Stepping Stone Theory of Alcohol and Drugs

According to the stepping stone theory, the use of one substance or drug greatly increases the probability of using another. The next is more dangerous than the first. That process continues with ever more dangerous drugs.

The theory predicts that people who use one substance such as nicotine will probably go on to drink alcoholic beverages. Then smoke marijuana, and progress on to use hard drugs such as cocaine. Each step leads to the next step in substance use.

stepping stone theory

Faulty Logic

The basis for the stepping stone theory is a common observation. It’s that hard drug users have usually started with substances such as tobacco and alcohol. However, the vast majority of smokers or alcohol consumers fail to progress on to hard drugs. It could be argued that milk or chocolate are stepping stones toward hard drug use. Most drug users first had milk and chocolate. But neither milk nor chocolate cause people to become hard drug users.

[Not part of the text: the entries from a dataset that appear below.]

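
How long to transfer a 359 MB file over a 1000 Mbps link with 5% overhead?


Effective throughput = 1000 * (1 - 5/100) = 950 Mbps
File size in Mb = 359 * 8 = 2872 Mb
Time = 2872 / 950
Time = 3.0232 seconds


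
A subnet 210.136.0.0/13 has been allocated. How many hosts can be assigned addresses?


Host bits = 32 - 13 = 19
Total addresses = 2^19 = 524288
Usable = total - 2 (network and broadcast)
Usable hosts: 524286


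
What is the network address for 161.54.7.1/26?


IP:   10100001.00110110.00000111.00000001
Mask: 11111111.11111111.11111111.11000000
AND operation:
Net:  10100001.00110110.00000111.00000000
Network: 161.54.7.0/26


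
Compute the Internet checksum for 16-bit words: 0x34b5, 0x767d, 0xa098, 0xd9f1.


Sum all words (with carry folding):
+ 0x34b5 = 0x34b5
+ 0x767d = 0xab32
+ 0xa098 = 0x4bcb
+ 0xd9f1 = 0x25bd
One's complement: ~0x25bd
Checksum = 0xda42


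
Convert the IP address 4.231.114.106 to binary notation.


4 = 00000100
231 = 11100111
114 = 01110010
106 = 01101010
Binary: 00000100.11100111.01110010.01101010


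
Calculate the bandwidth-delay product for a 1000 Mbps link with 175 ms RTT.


BDP = bandwidth * RTT
= 1000 Mbps * 175 ms
= 1000 * 1e6 * 175 / 1000 bits
= 175000000 bits
= 21875000 bytes
= 21362.3047 KB
BDP = 175000000 bits (21875000 bytes)


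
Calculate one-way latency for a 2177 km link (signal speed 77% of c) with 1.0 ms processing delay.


Speed = 0.77 * 3e5 km/s = 231000 km/s
Propagation delay = 2177 / 231000 = 0.0094 s = 9.4242 ms
Processing delay = 1.0 ms
Total one-way latency = 10.4242 ms


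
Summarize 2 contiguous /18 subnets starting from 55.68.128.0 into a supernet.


Original prefix: /18
Number of subnets: 2 = 2^1
New prefix = 18 - 1 = 17
Supernet: 55.68.128.0/17


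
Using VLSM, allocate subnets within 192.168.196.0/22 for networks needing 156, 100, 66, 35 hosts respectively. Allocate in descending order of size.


156 hosts -> /24 (254 usable): 192.168.196.0/24
100 hosts -> /25 (126 usable): 192.168.197.0/25
66 hosts -> /25 (126 usable): 192.168.197.128/25
35 hosts -> /26 (62 usable): 192.168.198.0/26
Allocation: 192.168.196.0/24 (156 hosts, 254 usable); 192.168.197.0/25 (100 hosts, 126 usable); 192.168.197.128/25 (66 hosts, 126 usable); 192.168.198.0/26 (35 hosts, 62 usable)


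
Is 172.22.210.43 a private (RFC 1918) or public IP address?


RFC 1918 private ranges:
  10.0.0.0/8 (10.0.0.0 - 10.255.255.255)
  172.16.0.0/12 (172.16.0.0 - 172.31.255.255)
  192.168.0.0/16 (192.168.0.0 - 192.168.255.255)
Private (in 172.16.0.0/12)


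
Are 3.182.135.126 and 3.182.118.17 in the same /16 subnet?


Mask: 255.255.0.0
3.182.135.126 AND mask = 3.182.0.0
3.182.118.17 AND mask = 3.182.0.0
Yes, same subnet (3.182.0.0)


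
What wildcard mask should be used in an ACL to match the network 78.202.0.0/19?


Subnet mask: 255.255.224.0
Wildcard = 255.255.255.255 - subnet mask
255 - 255 = 0
255 - 255 = 0
255 - 224 = 31
255 - 0 = 255
Wildcard: 0.0.31.255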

The stepping stone theory is really a stepping stone hypothesis. And it’s one for which there is a lack of evidence that any such sequence is causal. The public widely believes the theory. But most research scientists don’t. That’s because of the lack of evidence supporting any causal relationship.

Public Policy

In spite of the lack of evidence, the stepping stone theory is the basis of much public policy. Unfortunately, a policy based on a false assumption is likely to be ineffective. It may even be counterproductive.

Probably the most visible and vocal promoter of the stepping stone theory has  been Joe Califano, founder of CASA.  He asserts that “We know that someone who gets to age 21 without smoking, using drugs or abusing alcohol is virtually certain never to do so.”(1)  His solution is both simple and simplistic. Prevent people from smoking, doing drugs, and abusing alcohol until they are 21.

Califano’s idea betrays complete ignorance of logic or reason. As one observer noted, “Perhaps the most reasonable interpretation of his tortured ‘data’ is that some people are much more likely to use drugs than others, a tendency usually expressed during their teen years.”(2) Indeed, research supports this view.

Consider alcohol. Impulsivity, disinhibition, sensation-seeking and other personality traits link to both early onset of drinking and with later heavy drinking. Such early-appearing characteristics can lead to both drinking at an early age and later alcohol problems.

Effective Prediction

That’s why psychologists are able to observe the behavior of pre-school children in play. Then they are able to predict which ones will begin to drink at an early age later become problem drinkers.

But stoping children from drinking at an early age wouldn’t change their personalities. They would still go on to drive their cars too fast, have unprotected sex, or play rough sports. And if we stopped them from engaging in those activities, that wouldn’t make them become alcohol abstainers.

To learn the distinction between the stepping stone and gateway theories visit Gateway and Steppingstone Theories.


Resources on the Stepping Stone Theory (Hypothesis).

Anthony, J.C.  Steppingstone and gateway ideas.  Drug Alc Depend, 2012, 123 (sup. 1), S99-S104.

Barry, A.E., et al. Prioritizing alcohol prevention: establishing alcohol as the gateway drug. J. Sch Health, 2016, 86(1), 31-38.

Bella, K. and Keaneb, H. All gates lead to smoking: The ‘gateway theory’, e-cigarettes and the remaking of nicotine.  Soc Sci Med, 2014, 119, 45-52.

Chu, Y-W. Do medical marijuana laws increase hard-drug use?  J Law Econ., 2015, 58(2),  481-517.

Ginzler J., et al. Sequential progression of substance use among homeless youth.  Subst Use Misuse. 2003, 38(3-6), 725-58.

Kirby, T. and Barry, A.E. Alcohol as a gateway drug.    J School Health, 2012, 82(8),  371’“379.

Sullum, J. High road: marijuana as a “gateway” drug. Reason, Jan 24, 2003

van Ours, J.C. Is cannabis a stepping-stone for cocaine?  J Health Econ, 2003, 22(4), 539-554.

  1. Califano, J.A. The grass roots of teen drug abuse. Wall Street J., Mar 26, 1999.
  2. Honts, M. Letter to Editor. Wall Street J., Mar 31, 1999.